La Sicilia va verso la conferma, anche per la prossima settimana, della zona arancione. La bozza del monitoraggio Iss inserisce l’Isola tra le regioni “compatibili con uno scenario di tipo 2“, a rischio moderato. Sfuma l’obiettivo della “Sicilia zona gialla“, almeno per un’altra settimana. Questo è quanto emerge dai dati emersi finora, confermati dalla cabina di monitoraggio Ministero-Iss-Regioni nel pomeriggio. L’ordinanza verrà firmata firmata dal ministro Speranza in serata ed entrerà in vigore il 3 maggio.

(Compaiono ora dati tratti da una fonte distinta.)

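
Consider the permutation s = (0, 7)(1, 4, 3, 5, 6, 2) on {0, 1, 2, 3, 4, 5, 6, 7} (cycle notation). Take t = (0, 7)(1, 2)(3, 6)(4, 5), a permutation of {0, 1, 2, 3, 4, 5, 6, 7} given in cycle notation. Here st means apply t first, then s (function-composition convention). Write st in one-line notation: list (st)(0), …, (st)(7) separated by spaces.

Chase each element through t then s: 0 → 7 → 0; 1 → 2 → 1; 2 → 1 → 4; 3 → 6 → 2; 4 → 5 → 6; 5 → 4 → 3; 6 → 3 → 5; 7 → 0 → 7.
Collecting the images, st = [0 1 4 2 6 3 5 7].

0 1 4 2 6 3 5 7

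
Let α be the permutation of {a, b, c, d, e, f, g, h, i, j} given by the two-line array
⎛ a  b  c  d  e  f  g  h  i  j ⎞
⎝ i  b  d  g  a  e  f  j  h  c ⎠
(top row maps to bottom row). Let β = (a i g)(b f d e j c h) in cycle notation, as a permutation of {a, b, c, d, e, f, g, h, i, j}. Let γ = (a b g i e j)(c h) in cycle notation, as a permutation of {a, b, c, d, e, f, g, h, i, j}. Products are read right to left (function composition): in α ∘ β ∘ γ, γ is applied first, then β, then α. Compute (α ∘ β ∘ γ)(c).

b

Chase c: γ(c) = h; β(h) = b; α(b) = b. Hence (α ∘ β ∘ γ)(c) = b.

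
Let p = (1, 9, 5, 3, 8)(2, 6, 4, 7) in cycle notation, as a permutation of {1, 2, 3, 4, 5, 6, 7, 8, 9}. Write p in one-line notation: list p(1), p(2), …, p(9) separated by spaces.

Each element maps to the next entry in its cycle (wrapping to the front): 1↦9, 2↦6, 3↦8, 4↦7, 5↦3, 6↦4, 7↦2, 8↦1, 9↦5.
So the one-line form is 9 6 8 7 3 4 2 1 5.

9 6 8 7 3 4 2 1 5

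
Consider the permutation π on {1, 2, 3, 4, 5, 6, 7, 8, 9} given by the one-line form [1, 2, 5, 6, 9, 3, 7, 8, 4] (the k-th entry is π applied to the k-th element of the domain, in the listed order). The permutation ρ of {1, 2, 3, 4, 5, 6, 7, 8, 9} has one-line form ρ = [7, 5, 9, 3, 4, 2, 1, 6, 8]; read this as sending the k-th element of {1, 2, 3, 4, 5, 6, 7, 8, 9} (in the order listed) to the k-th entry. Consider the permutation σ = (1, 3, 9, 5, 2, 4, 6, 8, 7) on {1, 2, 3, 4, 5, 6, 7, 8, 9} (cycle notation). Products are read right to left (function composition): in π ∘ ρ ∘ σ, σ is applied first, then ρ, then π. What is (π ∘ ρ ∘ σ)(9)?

Apply the permutations in order: σ(9) = 5, then ρ(5) = 4, then π(4) = 6. So (π ∘ ρ ∘ σ)(9) = 6.

6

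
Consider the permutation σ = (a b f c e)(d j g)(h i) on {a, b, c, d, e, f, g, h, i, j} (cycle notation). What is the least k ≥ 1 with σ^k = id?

30

The cycle type of σ is (5, 3, 2).
Since disjoint cycles commute, ord(σ) = lcm(5, 3, 2) = 30.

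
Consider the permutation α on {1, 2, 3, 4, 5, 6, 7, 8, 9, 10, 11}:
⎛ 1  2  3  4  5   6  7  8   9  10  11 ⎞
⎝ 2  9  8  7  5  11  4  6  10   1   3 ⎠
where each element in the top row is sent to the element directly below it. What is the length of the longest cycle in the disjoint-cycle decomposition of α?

4

Decomposing into disjoint cycles gives (1 2 9 10)(3 8 6 11)(4 7); the longest has length 4.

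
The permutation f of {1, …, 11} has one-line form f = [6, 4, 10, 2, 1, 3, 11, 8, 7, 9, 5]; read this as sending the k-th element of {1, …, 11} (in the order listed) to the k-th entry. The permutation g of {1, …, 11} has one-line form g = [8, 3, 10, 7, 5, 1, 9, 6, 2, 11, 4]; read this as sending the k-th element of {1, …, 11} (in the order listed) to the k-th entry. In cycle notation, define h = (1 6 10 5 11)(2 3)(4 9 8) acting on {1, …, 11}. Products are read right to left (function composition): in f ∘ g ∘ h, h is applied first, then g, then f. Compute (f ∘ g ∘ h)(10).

Apply the permutations in order: h(10) = 5, then g(5) = 5, then f(5) = 1. So (f ∘ g ∘ h)(10) = 1.

1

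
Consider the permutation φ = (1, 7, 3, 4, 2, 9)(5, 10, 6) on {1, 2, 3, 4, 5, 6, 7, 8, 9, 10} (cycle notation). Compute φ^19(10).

6

10 lies in the 3-cycle (5, 10, 6).
On a 3-cycle, φ^3 is the identity, so φ^19 = φ^1 there (19 ≡ 1 mod 3).
Advancing 1 step from 10: 10 → 6.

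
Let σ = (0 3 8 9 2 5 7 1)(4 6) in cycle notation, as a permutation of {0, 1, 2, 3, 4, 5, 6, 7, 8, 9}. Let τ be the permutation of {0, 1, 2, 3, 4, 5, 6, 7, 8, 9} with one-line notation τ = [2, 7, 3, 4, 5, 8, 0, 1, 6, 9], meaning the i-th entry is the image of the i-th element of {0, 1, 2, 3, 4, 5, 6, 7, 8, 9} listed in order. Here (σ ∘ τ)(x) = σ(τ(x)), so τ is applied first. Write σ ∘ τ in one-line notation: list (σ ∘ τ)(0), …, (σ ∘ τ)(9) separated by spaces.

(σ ∘ τ)(x) = σ(τ(x)). Computing each image: σ(τ(0)) = σ(2) = 5, σ(τ(1)) = σ(7) = 1, σ(τ(2)) = σ(3) = 8, σ(τ(3)) = σ(4) = 6, σ(τ(4)) = σ(5) = 7, σ(τ(5)) = σ(8) = 9, σ(τ(6)) = σ(0) = 3, σ(τ(7)) = σ(1) = 0, σ(τ(8)) = σ(6) = 4, σ(τ(9)) = σ(9) = 2.
Hence σ ∘ τ = [5 1 8 6 7 9 3 0 4 2].

5 1 8 6 7 9 3 0 4 2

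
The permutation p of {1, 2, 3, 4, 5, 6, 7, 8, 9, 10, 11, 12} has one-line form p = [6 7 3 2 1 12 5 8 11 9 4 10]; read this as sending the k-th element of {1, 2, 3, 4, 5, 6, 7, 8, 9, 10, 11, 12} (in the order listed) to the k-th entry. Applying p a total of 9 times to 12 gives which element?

6

Tracing 12 → 10 → … returns to 12 after 10 steps, so 12 lies in a 10-cycle (1 6 12 10 9 11 4 2 7 5).
Advancing 9 steps from 12: 12 → 10 → 9 → 11 → 4 → 2 → 7 → 5 → 1 → 6.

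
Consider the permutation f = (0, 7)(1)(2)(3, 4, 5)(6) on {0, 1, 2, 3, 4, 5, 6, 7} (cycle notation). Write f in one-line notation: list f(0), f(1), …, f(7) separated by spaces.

Reading each image from the cycles: 0→7, 1→1, 2→2, 3→4, 4→5, 5→3, 6→6, 7→0.
So the one-line form is 7 1 2 4 5 3 6 0.

7 1 2 4 5 3 6 0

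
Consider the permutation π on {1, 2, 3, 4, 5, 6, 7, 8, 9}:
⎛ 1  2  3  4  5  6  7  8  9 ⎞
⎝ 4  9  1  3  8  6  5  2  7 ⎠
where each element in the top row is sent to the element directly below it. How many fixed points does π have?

1

The fixed points (elements with π(x) = x) are {6}, so there is 1.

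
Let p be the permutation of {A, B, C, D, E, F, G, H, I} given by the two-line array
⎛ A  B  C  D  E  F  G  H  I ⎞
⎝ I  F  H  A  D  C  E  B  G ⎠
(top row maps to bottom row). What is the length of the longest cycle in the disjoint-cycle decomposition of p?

Decomposing into disjoint cycles gives (A, I, G, E, D)(B, F, C, H); the longest has length 5.

5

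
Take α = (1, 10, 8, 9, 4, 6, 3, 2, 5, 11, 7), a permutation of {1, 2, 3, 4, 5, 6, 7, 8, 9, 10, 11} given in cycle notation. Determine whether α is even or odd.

The cycle lengths are 11.
A cycle is odd iff its length is even; α has 0 even-length cycles, so sgn(α) = (−1)^0 and α is even.

even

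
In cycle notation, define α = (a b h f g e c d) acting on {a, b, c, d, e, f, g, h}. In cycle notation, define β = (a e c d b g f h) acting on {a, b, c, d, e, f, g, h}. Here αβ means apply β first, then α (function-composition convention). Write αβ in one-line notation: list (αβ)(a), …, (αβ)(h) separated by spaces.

For each element, apply β then α: a → e → c; b → g → e; c → d → a; d → b → h; e → c → d; f → h → f; g → f → g; h → a → b.
Collecting the images, αβ = [c e a h d f g b].

c e a h d f g b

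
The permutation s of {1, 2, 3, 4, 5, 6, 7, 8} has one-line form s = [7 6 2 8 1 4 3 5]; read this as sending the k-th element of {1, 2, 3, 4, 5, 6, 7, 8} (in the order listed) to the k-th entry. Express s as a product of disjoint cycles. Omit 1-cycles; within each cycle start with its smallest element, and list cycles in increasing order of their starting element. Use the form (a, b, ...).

(1, 7, 3, 2, 6, 4, 8, 5)

Iterating s from 1 gives 1 → 7 → 3 → 2 → 6 → 4 → 8 → 5 → 1; that is the 8-cycle (1, 7, 3, 2, 6, 4, 8, 5).
Repeating from the next unused element and collecting all non-trivial cycles gives (1, 7, 3, 2, 6, 4, 8, 5).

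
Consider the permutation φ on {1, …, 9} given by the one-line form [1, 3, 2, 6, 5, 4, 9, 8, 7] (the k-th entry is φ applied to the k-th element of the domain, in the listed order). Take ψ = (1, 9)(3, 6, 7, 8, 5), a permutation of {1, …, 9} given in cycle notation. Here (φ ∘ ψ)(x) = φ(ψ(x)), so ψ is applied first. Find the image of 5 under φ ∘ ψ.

(φ ∘ ψ)(5) = φ(ψ(5)). ψ(5) = 3, then φ(3) = 2. So (φ ∘ ψ)(5) = 2.

2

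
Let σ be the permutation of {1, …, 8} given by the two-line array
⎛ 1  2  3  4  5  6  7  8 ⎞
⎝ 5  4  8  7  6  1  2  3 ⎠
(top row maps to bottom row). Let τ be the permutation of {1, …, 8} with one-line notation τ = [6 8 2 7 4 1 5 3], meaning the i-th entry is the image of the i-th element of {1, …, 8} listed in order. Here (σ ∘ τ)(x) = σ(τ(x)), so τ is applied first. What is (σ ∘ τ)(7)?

6

τ(7) = 5, then σ(5) = 6; composing gives (σ ∘ τ)(7) = 6.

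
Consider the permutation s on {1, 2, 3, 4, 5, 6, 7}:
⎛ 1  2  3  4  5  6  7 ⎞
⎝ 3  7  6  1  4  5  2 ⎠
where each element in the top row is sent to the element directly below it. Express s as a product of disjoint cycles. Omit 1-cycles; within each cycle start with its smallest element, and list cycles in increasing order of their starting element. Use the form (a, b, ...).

(1, 3, 6, 5, 4)(2, 7)

Start at 1 and follow images: 1 → 3 → 6 → 5 → 4 → 1, giving the cycle (1, 3, 6, 5, 4).
Continuing from each remaining unvisited element yields (1, 3, 6, 5, 4)(2, 7).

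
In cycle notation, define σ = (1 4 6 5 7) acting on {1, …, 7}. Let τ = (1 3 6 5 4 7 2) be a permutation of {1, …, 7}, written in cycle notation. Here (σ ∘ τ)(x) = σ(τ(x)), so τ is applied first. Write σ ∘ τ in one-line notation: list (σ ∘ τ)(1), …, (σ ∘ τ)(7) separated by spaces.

3 4 5 1 6 7 2

(σ ∘ τ)(x) = σ(τ(x)). Computing each image: σ(τ(1)) = σ(3) = 3, σ(τ(2)) = σ(1) = 4, σ(τ(3)) = σ(6) = 5, σ(τ(4)) = σ(7) = 1, σ(τ(5)) = σ(4) = 6, σ(τ(6)) = σ(5) = 7, σ(τ(7)) = σ(2) = 2.
Hence σ ∘ τ = [3 4 5 1 6 7 2].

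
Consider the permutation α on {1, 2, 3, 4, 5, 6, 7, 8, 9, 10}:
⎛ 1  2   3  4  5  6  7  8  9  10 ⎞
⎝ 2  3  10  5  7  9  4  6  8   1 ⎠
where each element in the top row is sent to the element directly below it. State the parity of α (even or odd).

In disjoint-cycle form the cycle lengths are 4, 3, 3.
A cycle of length ℓ contributes ℓ−1 transpositions, so α is a product of 3 + 2 + 2 = 7 transpositions — odd.

odd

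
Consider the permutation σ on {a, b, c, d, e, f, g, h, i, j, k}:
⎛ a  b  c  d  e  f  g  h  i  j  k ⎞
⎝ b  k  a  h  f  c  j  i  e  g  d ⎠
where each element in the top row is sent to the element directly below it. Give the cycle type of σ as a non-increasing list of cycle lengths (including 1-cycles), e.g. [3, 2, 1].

[9, 2]

The disjoint cycles are (a, b, k, d, h, i, e, f, c)(g, j), with lengths 9, 2 in non-increasing order.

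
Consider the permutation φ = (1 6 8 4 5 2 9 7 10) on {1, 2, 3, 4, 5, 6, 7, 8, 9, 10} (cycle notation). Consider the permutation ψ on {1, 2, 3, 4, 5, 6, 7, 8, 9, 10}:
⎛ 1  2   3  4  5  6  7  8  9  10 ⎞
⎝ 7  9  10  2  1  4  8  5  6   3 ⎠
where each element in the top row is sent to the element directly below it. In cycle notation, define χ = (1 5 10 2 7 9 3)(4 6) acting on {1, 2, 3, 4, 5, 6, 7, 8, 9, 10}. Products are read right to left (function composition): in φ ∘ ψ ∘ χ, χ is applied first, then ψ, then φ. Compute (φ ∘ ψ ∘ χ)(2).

(φ ∘ ψ ∘ χ)(2) = φ(ψ(χ(2))). χ(2) = 7, then ψ(7) = 8, then φ(8) = 4, so the result is 4.

4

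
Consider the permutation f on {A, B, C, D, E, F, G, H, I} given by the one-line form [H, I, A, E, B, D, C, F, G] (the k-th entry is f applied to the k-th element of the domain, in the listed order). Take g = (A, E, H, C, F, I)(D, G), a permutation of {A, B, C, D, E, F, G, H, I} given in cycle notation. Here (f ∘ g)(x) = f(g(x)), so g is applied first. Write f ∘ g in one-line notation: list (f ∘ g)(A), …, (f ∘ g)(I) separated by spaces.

B I D C F G E A H

For each element, apply g then f: A → E → B; B → B → I; C → F → D; D → G → C; E → H → F; F → I → G; G → D → E; H → C → A; I → A → H.
So f ∘ g in one-line form is B I D C F G E A H.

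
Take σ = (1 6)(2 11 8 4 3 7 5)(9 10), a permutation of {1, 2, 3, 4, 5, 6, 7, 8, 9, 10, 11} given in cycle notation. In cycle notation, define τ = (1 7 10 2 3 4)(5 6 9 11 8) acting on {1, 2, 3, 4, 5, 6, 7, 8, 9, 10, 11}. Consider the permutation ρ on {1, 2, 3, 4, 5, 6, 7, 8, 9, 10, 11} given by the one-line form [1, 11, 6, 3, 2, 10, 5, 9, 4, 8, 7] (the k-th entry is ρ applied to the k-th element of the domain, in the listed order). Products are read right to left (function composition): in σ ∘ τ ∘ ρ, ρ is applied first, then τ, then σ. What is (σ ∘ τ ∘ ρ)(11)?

Chase 11: ρ(11) = 7; τ(7) = 10; σ(10) = 9. Hence (σ ∘ τ ∘ ρ)(11) = 9.

9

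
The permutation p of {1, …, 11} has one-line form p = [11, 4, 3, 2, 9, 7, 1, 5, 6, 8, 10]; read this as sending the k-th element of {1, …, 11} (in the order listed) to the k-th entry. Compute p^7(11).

1

Tracing 11 → 10 → … returns to 11 after 8 steps, so 11 lies in an 8-cycle (1 11 10 8 5 9 6 7).
Advancing 7 steps from 11: 11 → 10 → 8 → 5 → 9 → 6 → 7 → 1.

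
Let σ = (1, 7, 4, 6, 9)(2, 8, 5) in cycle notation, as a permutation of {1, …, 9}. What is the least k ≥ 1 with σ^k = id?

15

The disjoint cycles have lengths 5, 3, 1.
The order is lcm(5, 3) = 15.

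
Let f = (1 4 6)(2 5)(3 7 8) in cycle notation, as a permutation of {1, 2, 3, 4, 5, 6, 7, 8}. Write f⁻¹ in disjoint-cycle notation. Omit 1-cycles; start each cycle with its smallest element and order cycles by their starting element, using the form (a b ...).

If f sends a → b within a cycle, f⁻¹ sends b → a; equivalently, reverse each cycle.
After reversing and putting each cycle's least element first, f⁻¹ = (1 6 4)(2 5)(3 8 7).

(1 6 4)(2 5)(3 8 7)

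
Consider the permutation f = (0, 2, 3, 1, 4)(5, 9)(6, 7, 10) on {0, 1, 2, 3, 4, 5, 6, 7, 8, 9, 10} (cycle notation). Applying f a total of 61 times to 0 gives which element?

2

0 lies in the 5-cycle (0, 2, 3, 1, 4).
Powers repeat with period 5 on this cycle, and 61 mod 5 = 1, so f^61(0) = f^1(0).
Advancing 1 step from 0: 0 → 2.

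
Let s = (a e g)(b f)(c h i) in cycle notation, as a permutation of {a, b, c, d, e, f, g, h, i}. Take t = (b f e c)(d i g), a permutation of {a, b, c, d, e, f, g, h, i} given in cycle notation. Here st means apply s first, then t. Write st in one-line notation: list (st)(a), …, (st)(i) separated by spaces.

c e h i d f a g b

(st)(x) = t(s(x)). Computing each image: t(s(a)) = t(e) = c, t(s(b)) = t(f) = e, t(s(c)) = t(h) = h, t(s(d)) = t(d) = i, t(s(e)) = t(g) = d, t(s(f)) = t(b) = f, t(s(g)) = t(a) = a, t(s(h)) = t(i) = g, t(s(i)) = t(c) = b.
Hence st = [c e h i d f a g b].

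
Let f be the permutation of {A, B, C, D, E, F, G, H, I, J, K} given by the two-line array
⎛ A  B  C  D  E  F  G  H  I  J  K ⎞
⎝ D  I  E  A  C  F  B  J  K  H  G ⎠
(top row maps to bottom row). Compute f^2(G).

Tracing G → B → … returns to G after 4 steps, so G lies in a 4-cycle (B, I, K, G).
Advancing 2 steps from G: G → B → I.

I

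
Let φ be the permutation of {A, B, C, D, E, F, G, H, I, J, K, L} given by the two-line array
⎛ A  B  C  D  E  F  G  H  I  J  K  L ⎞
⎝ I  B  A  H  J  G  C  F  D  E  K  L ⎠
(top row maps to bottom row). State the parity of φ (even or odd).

In disjoint-cycle form the cycle lengths are 7, 2, 1, 1, 1.
A cycle of length ℓ contributes ℓ−1 transpositions, so φ is a product of 6 + 1 = 7 transpositions — odd.

odd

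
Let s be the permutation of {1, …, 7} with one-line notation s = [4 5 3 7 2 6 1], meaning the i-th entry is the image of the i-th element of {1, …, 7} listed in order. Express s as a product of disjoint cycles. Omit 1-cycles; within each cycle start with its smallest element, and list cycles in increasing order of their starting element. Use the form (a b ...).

From 1: 1 → 4 → 7 → 1, closing the cycle (1 4 7).
Continuing from each remaining unvisited element yields (1 4 7)(2 5).

(1 4 7)(2 5)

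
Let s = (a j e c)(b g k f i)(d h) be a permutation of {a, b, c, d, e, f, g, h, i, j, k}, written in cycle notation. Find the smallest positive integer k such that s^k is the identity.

The disjoint cycles have lengths 5, 4, 2.
Since disjoint cycles commute, ord(s) = lcm(5, 4, 2) = 20.

20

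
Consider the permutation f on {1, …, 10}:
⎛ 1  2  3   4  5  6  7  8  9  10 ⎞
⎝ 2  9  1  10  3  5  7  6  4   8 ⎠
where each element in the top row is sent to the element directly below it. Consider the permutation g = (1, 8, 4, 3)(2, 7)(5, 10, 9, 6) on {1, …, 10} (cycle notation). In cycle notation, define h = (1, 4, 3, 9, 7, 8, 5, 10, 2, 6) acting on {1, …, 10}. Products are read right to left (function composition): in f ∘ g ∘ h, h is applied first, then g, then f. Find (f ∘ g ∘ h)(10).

7

Apply the permutations in order: h(10) = 2, then g(2) = 7, then f(7) = 7. So (f ∘ g ∘ h)(10) = 7.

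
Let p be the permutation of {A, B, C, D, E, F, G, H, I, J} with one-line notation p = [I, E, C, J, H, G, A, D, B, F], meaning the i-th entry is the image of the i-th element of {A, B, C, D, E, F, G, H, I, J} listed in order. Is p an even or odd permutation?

In disjoint-cycle form the cycle lengths are 9, 1.
A cycle is odd iff its length is even; p has 0 even-length cycles, so sgn(p) = (−1)^0 and p is even.

even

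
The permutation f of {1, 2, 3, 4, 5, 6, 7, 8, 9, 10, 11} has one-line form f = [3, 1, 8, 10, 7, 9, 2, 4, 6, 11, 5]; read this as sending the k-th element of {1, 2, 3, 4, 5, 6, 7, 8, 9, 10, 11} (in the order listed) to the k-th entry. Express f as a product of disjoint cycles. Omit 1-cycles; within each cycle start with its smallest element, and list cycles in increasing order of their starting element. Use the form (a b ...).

Iterating f from 1 gives 1 → 3 → 8 → 4 → 10 → 11 → 5 → 7 → 2 → 1; that is the 9-cycle (1 3 8 4 10 11 5 7 2).
Repeating from the next unused element and collecting all non-trivial cycles gives (1 3 8 4 10 11 5 7 2)(6 9).

(1 3 8 4 10 11 5 7 2)(6 9)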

Colore regioni maggio: chi cambia zona

Assieme alla Sicilia, rimarranno in zona arancione anche Basilicata, Calabria e Puglia. Passa in zona arancione anche la Sardegna, dopo tre settimane di zona rossa, mentre la Valle d’Aosta dovrebbe fare il percorso al contrario e passare dalla zona arancione alla zona rossa. Tutte le altre regioni e province autonome, invece, rimangono in zona gialla.

Inoltre, è pronta la zona rossa per la zona di Bella Farnia, a Sabaudia, in provincia di Latina dove ieri sono stati trovati 80 cittadini indiani positivi su 550 tamponi effettuati.

Per quanto riguarda l’indice Rt, tre regioni hanno un dato superiore all’1: Campania, Basilicata e Sicilia (1,05). Lo conferma la bozza coi dati del monitoraggio relativi alla settimana 19-25 aprile. Per vedere la Sicilia zona gialla, quindi, bisognerà attendere almeno un’altra settimana. Al momento i positivi oscillano tra i 950 e i 1000 casi giornalieri, con numerose zone rosse in tutta l’Isola.

Coronavirus: l’andamento della pandemia

La pandemia in Italia è per il momento sotto controllo. L’indice Rt nazionale sale da 0,81 a 0,85, ma l’incidenza dei casi scende da 152 a 146 dell’attuale settimana. In diminuzione anche le regioni con tasso di occupazione delle terapie intensive sopra la soglia medica, passate da 12 a 8. A livello nazionale, il tasso d’occupazione delle terapie intensive è uguale alla soglia critica (30%) e quello in aree mediche scende al 32%.

“Si conferma la lenta discesa dei nuovi casi e del numero di pazienti ricoverati – si legge nella bozza dell’Iss -, ma il quadro complessivo resta ancora ad un livello molto impegnativo. L’incidenza è in lenta diminuzione ma ancora molto elevata per consentire sull’intero territorio nazionale una gestione basata sul contenimento ovvero sull’identificazione dei casi e sul tracciamento dei loro contatti”.